Trump is onberekenbaar. Aan de onderhandelingstafel kan dat een voordeel zijn.
Ook al geeft Trump het nog niet toe: een militaire ingreep is niet langer een optie en daarom zal er onderhandeld moeten worden met Pyongyang. Niet dat Trump dat idee bij voorbaat afwijst. Tijdens de verkiezingscampagne pochte Trump dat hij Kim desnoods zou uitnodigen om in een hamburgerrestaurant over hun problemen te praten. Voor Trump komt een succesvolle buitenlandse politiek altijd neer op een vastgoedtransactie, waarbij twee mannen elkaar opzoeken om een goede deal te sluiten. Twijfelen aan zijn kunde doet Trump niet. Hij beschouwt zichzelf als de grootste dealsluiter aller tijden.
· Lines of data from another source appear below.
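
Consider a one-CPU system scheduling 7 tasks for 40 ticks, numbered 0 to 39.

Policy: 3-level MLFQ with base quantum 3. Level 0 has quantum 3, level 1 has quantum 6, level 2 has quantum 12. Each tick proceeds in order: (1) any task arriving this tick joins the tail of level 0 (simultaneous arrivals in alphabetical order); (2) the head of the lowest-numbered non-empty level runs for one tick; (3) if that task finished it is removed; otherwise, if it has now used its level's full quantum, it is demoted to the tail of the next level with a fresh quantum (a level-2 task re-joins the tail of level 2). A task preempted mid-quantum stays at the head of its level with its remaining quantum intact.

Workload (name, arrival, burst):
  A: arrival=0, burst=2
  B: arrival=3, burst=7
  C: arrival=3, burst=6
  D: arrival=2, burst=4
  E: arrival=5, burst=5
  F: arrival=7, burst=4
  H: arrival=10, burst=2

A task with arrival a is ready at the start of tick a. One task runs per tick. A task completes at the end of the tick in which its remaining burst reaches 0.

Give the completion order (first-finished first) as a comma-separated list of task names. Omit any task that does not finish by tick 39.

t=0: L0/L1/L2 = A/-/- → run A
t=1: L0/L1/L2 = A/-/- → run A
t=2: L0/L1/L2 = D/-/- → run D
t=3: L0/L1/L2 = DBC/-/- → run D
t=4: L0/L1/L2 = DBC/-/- → run D
t=5: L0/L1/L2 = BCE/D/- → run B
t=6: L0/L1/L2 = BCE/D/- → run B
t=7: L0/L1/L2 = BCEF/D/- → run B
t=8: L0/L1/L2 = CEF/DB/- → run C
t=9: L0/L1/L2 = CEF/DB/- → run C
t=10: L0/L1/L2 = CEFH/DB/- → run C
t=11: L0/L1/L2 = EFH/DBC/- → run E
t=12: L0/L1/L2 = EFH/DBC/- → run E
t=13: L0/L1/L2 = EFH/DBC/- → run E
t=14: L0/L1/L2 = FH/DBCE/- → run F
t=15: L0/L1/L2 = FH/DBCE/- → run F
t=16: L0/L1/L2 = FH/DBCE/- → run F
t=17: L0/L1/L2 = H/DBCEF/- → run H
t=18: L0/L1/L2 = H/DBCEF/- → run H
t=19: L0/L1/L2 = -/DBCEF/- → run D
t=20: L0/L1/L2 = -/BCEF/- → run B
t=21: L0/L1/L2 = -/BCEF/- → run B
t=22: L0/L1/L2 = -/BCEF/- → run B
t=23: L0/L1/L2 = -/BCEF/- → run B
t=24: L0/L1/L2 = -/CEF/- → run C
t=25: L0/L1/L2 = -/CEF/- → run C
t=26: L0/L1/L2 = -/CEF/- → run C
t=27: L0/L1/L2 = -/EF/- → run E
t=28: L0/L1/L2 = -/EF/- → run E
t=29: L0/L1/L2 = -/F/- → run F
t=30: (idle)
t=31: (idle)
t=32: (idle)
t=33: (idle)
t=34: (idle)
t=35: (idle)
t=36: (idle)
t=37: (idle)
t=38: (idle)
t=39: (idle)

completion order = A, H, D, B, C, E, F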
Als er onderhandeld zal worden, is de reputatie van Trump misschien een voordeel. Politici in de hele wereld maken zich zorgen over Trumps impulsiviteit en onberekenbaarheid, maar aan de onderhandelingstafel kan dat een voordeel zijn. Misschien zei Trump daarom onlangs dat Amerika ‘weer minder betrouwbaar moet worden’.
Dit artikel verscheen eerder in Der Spiegel.